Cooley made the comments to reporters for several news organizations, a day after he announced that he planned to bring the case to a grand jury.

"I don't think he should be there," Cooley told KNBC-TV Channel 4. "In my view, he should resign in the light of everything that's come out publicly."

Officials at the district attorney's office confirmed that Cooley would like Noguez to step down.

Louis Reyes, a spokesman for the county assessor's office, said there was no formal request from Cooley or his office for Noguez to step down.

Reyes referred any further questions to Michael Proctor, the attorney for Noguez.

"Mr. Noguez has been and will continue to be cooperative with the efforts of law enforcement," Proctor said. "Once all the facts are out, it will be clear that Mr. Noguez did not violate any laws."

The call for the assessor's resignation comes a day after Cooley's first public statement to The Times' about the expanding criminal probe of the assessor's office.

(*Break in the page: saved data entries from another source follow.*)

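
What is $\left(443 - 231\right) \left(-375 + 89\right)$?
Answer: $-60632$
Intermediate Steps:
$\left(443 - 231\right) \left(-375 + 89\right) = 212 \left(-286\right) = -60632$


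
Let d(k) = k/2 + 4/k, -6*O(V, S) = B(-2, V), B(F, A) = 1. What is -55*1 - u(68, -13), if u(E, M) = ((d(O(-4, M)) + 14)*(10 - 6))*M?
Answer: -1738/3 ≈ -579.33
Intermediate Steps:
O(V, S) = -1/6 (O(V, S) = -1/6*1 = -1/6)
d(k) = k/2 + 4/k (d(k) = k*(1/2) + 4/k = k/2 + 4/k)
u(E, M) = -121*M/3 (u(E, M) = ((((1/2)*(-1/6) + 4/(-1/6)) + 14)*(10 - 6))*M = (((-1/12 + 4*(-6)) + 14)*4)*M = (((-1/12 - 24) + 14)*4)*M = ((-289/12 + 14)*4)*M = (-121/12*4)*M = -121*M/3)
-55*1 - u(68, -13) = -55*1 - (-121)*(-13)/3 = -55 - 1*1573/3 = -55 - 1573/3 = -1738/3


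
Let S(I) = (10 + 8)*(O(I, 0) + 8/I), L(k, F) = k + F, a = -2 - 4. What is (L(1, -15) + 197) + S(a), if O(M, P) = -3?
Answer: 105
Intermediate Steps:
a = -6
L(k, F) = F + k
S(I) = -54 + 144/I (S(I) = (10 + 8)*(-3 + 8/I) = 18*(-3 + 8/I) = -54 + 144/I)
(L(1, -15) + 197) + S(a) = ((-15 + 1) + 197) + (-54 + 144/(-6)) = (-14 + 197) + (-54 + 144*(-1/6)) = 183 + (-54 - 24) = 183 - 78 = 105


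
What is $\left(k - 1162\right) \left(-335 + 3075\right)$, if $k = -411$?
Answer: $-4310020$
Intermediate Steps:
$\left(k - 1162\right) \left(-335 + 3075\right) = \left(-411 - 1162\right) \left(-335 + 3075\right) = \left(-1573\right) 2740 = -4310020$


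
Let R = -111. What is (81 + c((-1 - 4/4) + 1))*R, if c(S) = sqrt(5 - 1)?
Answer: -9213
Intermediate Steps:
c(S) = 2 (c(S) = sqrt(4) = 2)
(81 + c((-1 - 4/4) + 1))*R = (81 + 2)*(-111) = 83*(-111) = -9213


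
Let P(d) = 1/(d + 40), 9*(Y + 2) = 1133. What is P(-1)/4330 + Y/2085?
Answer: 12553921/211256370 ≈ 0.059425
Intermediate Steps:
Y = 1115/9 (Y = -2 + (⅑)*1133 = -2 + 1133/9 = 1115/9 ≈ 123.89)
P(d) = 1/(40 + d)
P(-1)/4330 + Y/2085 = 1/((40 - 1)*4330) + (1115/9)/2085 = (1/4330)/39 + (1115/9)*(1/2085) = (1/39)*(1/4330) + 223/3753 = 1/168870 + 223/3753 = 12553921/211256370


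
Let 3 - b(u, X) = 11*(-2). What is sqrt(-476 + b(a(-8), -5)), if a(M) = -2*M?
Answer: I*sqrt(451) ≈ 21.237*I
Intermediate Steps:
b(u, X) = 25 (b(u, X) = 3 - 11*(-2) = 3 - 1*(-22) = 3 + 22 = 25)
sqrt(-476 + b(a(-8), -5)) = sqrt(-476 + 25) = sqrt(-451) = I*sqrt(451)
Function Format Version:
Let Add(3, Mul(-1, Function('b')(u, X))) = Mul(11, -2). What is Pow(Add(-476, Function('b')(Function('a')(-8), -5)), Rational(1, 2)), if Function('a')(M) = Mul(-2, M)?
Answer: Mul(I, Pow(451, Rational(1, 2))) ≈ Mul(21.237, I)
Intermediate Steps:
Function('b')(u, X) = 25 (Function('b')(u, X) = Add(3, Mul(-1, Mul(11, -2))) = Add(3, Mul(-1, -22)) = Add(3, 22) = 25)
Pow(Add(-476, Function('b')(Function('a')(-8), -5)), Rational(1, 2)) = Pow(Add(-476, 25), Rational(1, 2)) = Pow(-451, Rational(1, 2)) = Mul(I, Pow(451, Rational(1, 2)))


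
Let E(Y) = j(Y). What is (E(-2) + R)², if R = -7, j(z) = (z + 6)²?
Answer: 81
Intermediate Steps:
j(z) = (6 + z)²
E(Y) = (6 + Y)²
(E(-2) + R)² = ((6 - 2)² - 7)² = (4² - 7)² = (16 - 7)² = 9² = 81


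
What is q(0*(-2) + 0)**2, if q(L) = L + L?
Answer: 0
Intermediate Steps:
q(L) = 2*L
q(0*(-2) + 0)**2 = (2*(0*(-2) + 0))**2 = (2*(0 + 0))**2 = (2*0)**2 = 0**2 = 0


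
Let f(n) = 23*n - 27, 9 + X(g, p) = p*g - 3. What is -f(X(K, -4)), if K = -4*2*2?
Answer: -1169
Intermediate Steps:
K = -16 (K = -8*2 = -16)
X(g, p) = -12 + g*p (X(g, p) = -9 + (p*g - 3) = -9 + (g*p - 3) = -9 + (-3 + g*p) = -12 + g*p)
f(n) = -27 + 23*n
-f(X(K, -4)) = -(-27 + 23*(-12 - 16*(-4))) = -(-27 + 23*(-12 + 64)) = -(-27 + 23*52) = -(-27 + 1196) = -1*1169 = -1169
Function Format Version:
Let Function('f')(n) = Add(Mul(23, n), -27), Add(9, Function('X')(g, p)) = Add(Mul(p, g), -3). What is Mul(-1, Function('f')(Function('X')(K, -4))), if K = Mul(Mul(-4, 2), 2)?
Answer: -1169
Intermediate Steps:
K = -16 (K = Mul(-8, 2) = -16)
Function('X')(g, p) = Add(-12, Mul(g, p)) (Function('X')(g, p) = Add(-9, Add(Mul(p, g), -3)) = Add(-9, Add(Mul(g, p), -3)) = Add(-9, Add(-3, Mul(g, p))) = Add(-12, Mul(g, p)))
Function('f')(n) = Add(-27, Mul(23, n))
Mul(-1, Function('f')(Function('X')(K, -4))) = Mul(-1, Add(-27, Mul(23, Add(-12, Mul(-16, -4))))) = Mul(-1, Add(-27, Mul(23, Add(-12, 64)))) = Mul(-1, Add(-27, Mul(23, 52))) = Mul(-1, Add(-27, 1196)) = Mul(-1, 1169) = -1169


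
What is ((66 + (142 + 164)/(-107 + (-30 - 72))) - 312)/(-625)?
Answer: 10344/26125 ≈ 0.39594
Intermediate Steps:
((66 + (142 + 164)/(-107 + (-30 - 72))) - 312)/(-625) = ((66 + 306/(-107 - 102)) - 312)*(-1/625) = ((66 + 306/(-209)) - 312)*(-1/625) = ((66 + 306*(-1/209)) - 312)*(-1/625) = ((66 - 306/209) - 312)*(-1/625) = (13488/209 - 312)*(-1/625) = -51720/209*(-1/625) = 10344/26125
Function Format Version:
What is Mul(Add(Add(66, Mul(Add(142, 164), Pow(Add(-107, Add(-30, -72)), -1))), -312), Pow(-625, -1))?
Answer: Rational(10344, 26125) ≈ 0.39594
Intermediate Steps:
Mul(Add(Add(66, Mul(Add(142, 164), Pow(Add(-107, Add(-30, -72)), -1))), -312), Pow(-625, -1)) = Mul(Add(Add(66, Mul(306, Pow(Add(-107, -102), -1))), -312), Rational(-1, 625)) = Mul(Add(Add(66, Mul(306, Pow(-209, -1))), -312), Rational(-1, 625)) = Mul(Add(Add(66, Mul(306, Rational(-1, 209))), -312), Rational(-1, 625)) = Mul(Add(Add(66, Rational(-306, 209)), -312), Rational(-1, 625)) = Mul(Add(Rational(13488, 209), -312), Rational(-1, 625)) = Mul(Rational(-51720, 209), Rational(-1, 625)) = Rational(10344, 26125)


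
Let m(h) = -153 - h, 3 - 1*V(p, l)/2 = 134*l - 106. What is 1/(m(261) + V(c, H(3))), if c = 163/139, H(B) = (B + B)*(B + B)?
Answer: -1/9844 ≈ -0.00010158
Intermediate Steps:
H(B) = 4*B**2 (H(B) = (2*B)*(2*B) = 4*B**2)
c = 163/139 (c = 163*(1/139) = 163/139 ≈ 1.1727)
V(p, l) = 218 - 268*l (V(p, l) = 6 - 2*(134*l - 106) = 6 - 2*(-106 + 134*l) = 6 + (212 - 268*l) = 218 - 268*l)
1/(m(261) + V(c, H(3))) = 1/((-153 - 1*261) + (218 - 1072*3**2)) = 1/((-153 - 261) + (218 - 1072*9)) = 1/(-414 + (218 - 268*36)) = 1/(-414 + (218 - 9648)) = 1/(-414 - 9430) = 1/(-9844) = -1/9844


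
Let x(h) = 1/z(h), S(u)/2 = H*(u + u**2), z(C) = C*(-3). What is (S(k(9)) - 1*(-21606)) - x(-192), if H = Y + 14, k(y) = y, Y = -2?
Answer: 13689215/576 ≈ 23766.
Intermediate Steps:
H = 12 (H = -2 + 14 = 12)
z(C) = -3*C
S(u) = 24*u + 24*u**2 (S(u) = 2*(12*(u + u**2)) = 2*(12*u + 12*u**2) = 24*u + 24*u**2)
x(h) = -1/(3*h) (x(h) = 1/(-3*h) = -1/(3*h))
(S(k(9)) - 1*(-21606)) - x(-192) = (24*9*(1 + 9) - 1*(-21606)) - (-1)/(3*(-192)) = (24*9*10 + 21606) - (-1)*(-1)/(3*192) = (2160 + 21606) - 1*1/576 = 23766 - 1/576 = 13689215/576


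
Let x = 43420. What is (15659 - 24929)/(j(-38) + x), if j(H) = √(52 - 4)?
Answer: -50312925/235662044 + 4635*√3/235662044 ≈ -0.21346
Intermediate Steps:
j(H) = 4*√3 (j(H) = √48 = 4*√3)
(15659 - 24929)/(j(-38) + x) = (15659 - 24929)/(4*√3 + 43420) = -9270/(43420 + 4*√3)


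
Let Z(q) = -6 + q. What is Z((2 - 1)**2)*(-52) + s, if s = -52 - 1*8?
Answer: 200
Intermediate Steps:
s = -60 (s = -52 - 8 = -60)
Z((2 - 1)**2)*(-52) + s = (-6 + (2 - 1)**2)*(-52) - 60 = (-6 + 1**2)*(-52) - 60 = (-6 + 1)*(-52) - 60 = -5*(-52) - 60 = 260 - 60 = 200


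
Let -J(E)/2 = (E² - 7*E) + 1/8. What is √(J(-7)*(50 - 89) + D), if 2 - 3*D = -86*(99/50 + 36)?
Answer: √7868859/30 ≈ 93.505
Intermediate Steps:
J(E) = -¼ - 2*E² + 14*E (J(E) = -2*((E² - 7*E) + 1/8) = -2*((E² - 7*E) + ⅛) = -2*(⅛ + E² - 7*E) = -¼ - 2*E² + 14*E)
D = 81707/75 (D = ⅔ - (-86)*(99/50 + 36)/3 = ⅔ - (-86)*1899/(3*50) = ⅔ - ⅓*(-81657/25) = ⅔ + 27219/25 = 81707/75 ≈ 1089.4)
√(J(-7)*(50 - 89) + D) = √((-¼ - 2*(-7)² + 14*(-7))*(50 - 89) + 81707/75) = √((-¼ - 2*49 - 98)*(-39) + 81707/75) = √((-¼ - 98 - 98)*(-39) + 81707/75) = √(-785/4*(-39) + 81707/75) = √(30615/4 + 81707/75) = √(2622953/300) = √7868859/30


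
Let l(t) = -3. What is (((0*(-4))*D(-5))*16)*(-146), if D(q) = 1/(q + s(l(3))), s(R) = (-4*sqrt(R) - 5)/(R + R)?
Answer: 0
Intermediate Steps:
s(R) = (-5 - 4*sqrt(R))/(2*R) (s(R) = (-5 - 4*sqrt(R))/((2*R)) = (-5 - 4*sqrt(R))*(1/(2*R)) = (-5 - 4*sqrt(R))/(2*R))
D(q) = 1/(5/6 + q + 2*I*sqrt(3)/3) (D(q) = 1/(q + (-(-2)*I*sqrt(3)/3 - 5/2/(-3))) = 1/(q + (-(-2)*I*sqrt(3)/3 - 5/2*(-1/3))) = 1/(q + (2*I*sqrt(3)/3 + 5/6)) = 1/(q + (5/6 + 2*I*sqrt(3)/3)) = 1/(5/6 + q + 2*I*sqrt(3)/3))
(((0*(-4))*D(-5))*16)*(-146) = (((0*(-4))*(6/(5 + 6*(-5) + 4*I*sqrt(3))))*16)*(-146) = ((0*(6/(5 - 30 + 4*I*sqrt(3))))*16)*(-146) = ((0*(6/(-25 + 4*I*sqrt(3))))*16)*(-146) = (0*16)*(-146) = 0*(-146) = 0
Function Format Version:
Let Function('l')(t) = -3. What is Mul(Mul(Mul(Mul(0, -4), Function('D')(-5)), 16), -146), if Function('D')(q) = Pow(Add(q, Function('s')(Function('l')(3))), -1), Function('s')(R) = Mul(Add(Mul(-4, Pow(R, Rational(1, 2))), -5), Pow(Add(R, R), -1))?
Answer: 0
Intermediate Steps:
Function('s')(R) = Mul(Rational(1, 2), Pow(R, -1), Add(-5, Mul(-4, Pow(R, Rational(1, 2))))) (Function('s')(R) = Mul(Add(-5, Mul(-4, Pow(R, Rational(1, 2)))), Pow(Mul(2, R), -1)) = Mul(Add(-5, Mul(-4, Pow(R, Rational(1, 2)))), Mul(Rational(1, 2), Pow(R, -1))) = Mul(Rational(1, 2), Pow(R, -1), Add(-5, Mul(-4, Pow(R, Rational(1, 2))))))
Function('D')(q) = Pow(Add(Rational(5, 6), q, Mul(Rational(2, 3), I, Pow(3, Rational(1, 2)))), -1) (Function('D')(q) = Pow(Add(q, Add(Mul(-2, Pow(-3, Rational(-1, 2))), Mul(Rational(-5, 2), Pow(-3, -1)))), -1) = Pow(Add(q, Add(Mul(-2, Mul(Rational(-1, 3), I, Pow(3, Rational(1, 2)))), Mul(Rational(-5, 2), Rational(-1, 3)))), -1) = Pow(Add(q, Add(Mul(Rational(2, 3), I, Pow(3, Rational(1, 2))), Rational(5, 6))), -1) = Pow(Add(q, Add(Rational(5, 6), Mul(Rational(2, 3), I, Pow(3, Rational(1, 2))))), -1) = Pow(Add(Rational(5, 6), q, Mul(Rational(2, 3), I, Pow(3, Rational(1, 2)))), -1))
Mul(Mul(Mul(Mul(0, -4), Function('D')(-5)), 16), -146) = Mul(Mul(Mul(Mul(0, -4), Mul(6, Pow(Add(5, Mul(6, -5), Mul(4, I, Pow(3, Rational(1, 2)))), -1))), 16), -146) = Mul(Mul(Mul(0, Mul(6, Pow(Add(5, -30, Mul(4, I, Pow(3, Rational(1, 2)))), -1))), 16), -146) = Mul(Mul(Mul(0, Mul(6, Pow(Add(-25, Mul(4, I, Pow(3, Rational(1, 2)))), -1))), 16), -146) = Mul(Mul(0, 16), -146) = Mul(0, -146) = 0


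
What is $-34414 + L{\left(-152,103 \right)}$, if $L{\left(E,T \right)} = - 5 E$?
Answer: $-33654$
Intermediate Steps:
$-34414 + L{\left(-152,103 \right)} = -34414 - -760 = -34414 + 760 = -33654$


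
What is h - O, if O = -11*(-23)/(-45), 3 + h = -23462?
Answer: -1055672/45 ≈ -23459.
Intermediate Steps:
h = -23465 (h = -3 - 23462 = -23465)
O = -253/45 (O = 253*(-1/45) = -253/45 ≈ -5.6222)
h - O = -23465 - 1*(-253/45) = -23465 + 253/45 = -1055672/45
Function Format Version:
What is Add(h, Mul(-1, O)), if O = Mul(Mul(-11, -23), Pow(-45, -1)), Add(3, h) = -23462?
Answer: Rational(-1055672, 45) ≈ -23459.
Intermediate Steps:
h = -23465 (h = Add(-3, -23462) = -23465)
O = Rational(-253, 45) (O = Mul(253, Rational(-1, 45)) = Rational(-253, 45) ≈ -5.6222)
Add(h, Mul(-1, O)) = Add(-23465, Mul(-1, Rational(-253, 45))) = Add(-23465, Rational(253, 45)) = Rational(-1055672, 45)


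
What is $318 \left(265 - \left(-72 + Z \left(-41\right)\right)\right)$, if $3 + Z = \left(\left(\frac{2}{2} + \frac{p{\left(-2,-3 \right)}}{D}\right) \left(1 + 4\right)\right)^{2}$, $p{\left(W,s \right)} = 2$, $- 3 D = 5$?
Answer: $81090$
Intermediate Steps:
$D = - \frac{5}{3}$ ($D = \left(- \frac{1}{3}\right) 5 = - \frac{5}{3} \approx -1.6667$)
$Z = -2$ ($Z = -3 + \left(\left(\frac{2}{2} + \frac{2}{- \frac{5}{3}}\right) \left(1 + 4\right)\right)^{2} = -3 + \left(\left(2 \cdot \frac{1}{2} + 2 \left(- \frac{3}{5}\right)\right) 5\right)^{2} = -3 + \left(\left(1 - \frac{6}{5}\right) 5\right)^{2} = -3 + \left(\left(- \frac{1}{5}\right) 5\right)^{2} = -3 + \left(-1\right)^{2} = -3 + 1 = -2$)
$318 \left(265 - \left(-72 + Z \left(-41\right)\right)\right) = 318 \left(265 + \left(\left(82 - 10\right) - \left(-2\right) \left(-41\right)\right)\right) = 318 \left(265 + \left(\left(82 - 10\right) - 82\right)\right) = 318 \left(265 + \left(72 - 82\right)\right) = 318 \left(265 - 10\right) = 318 \cdot 255 = 81090$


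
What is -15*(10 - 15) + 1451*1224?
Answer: 1776099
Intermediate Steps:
-15*(10 - 15) + 1451*1224 = -15*(-5) + 1776024 = 75 + 1776024 = 1776099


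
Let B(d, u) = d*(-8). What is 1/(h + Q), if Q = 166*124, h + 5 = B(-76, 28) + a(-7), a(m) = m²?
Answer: 1/21236 ≈ 4.7090e-5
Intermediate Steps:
B(d, u) = -8*d
h = 652 (h = -5 + (-8*(-76) + (-7)²) = -5 + (608 + 49) = -5 + 657 = 652)
Q = 20584
1/(h + Q) = 1/(652 + 20584) = 1/21236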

He also accused the union representing employees of the department of interfering with the investigation by ordering members to refuse to cooperate with prosecutors without permission from Noguez's office.

The investigation, which began last year, has centered on tax breaks allegedly extended to Noguez campaign contributors and would-be contributors. Property tax bills are based on assessed values, which are determined by Noguez's staff. A lower assessed value means a lower tax bill.

Although Noguez remains the only elected official targeted by the investigation, a number of other public officials and private citizens are also targets, Cooley said.

Last month, investigators served search warrants at assessor's office locations across the county, at Noguez's Huntington Park home and at the Phoenix-area home and office of Ramin Salari, a property tax consultant and prominent fundraiser for Noguez.

Investigators also searched the offices of Andrew Stephens and Mark McNeil, two of Noguez's top aides in the assessor's office. Noguez and McNeil have denied any wrongdoing.

Salari's attorney, Mark Werksman, said his client has denied any wrongdoing.

"The district attorney should not be bringing this case to the media," Werksman said. "He should bring it to court where it belongs so that we can evaluate it and rebut it."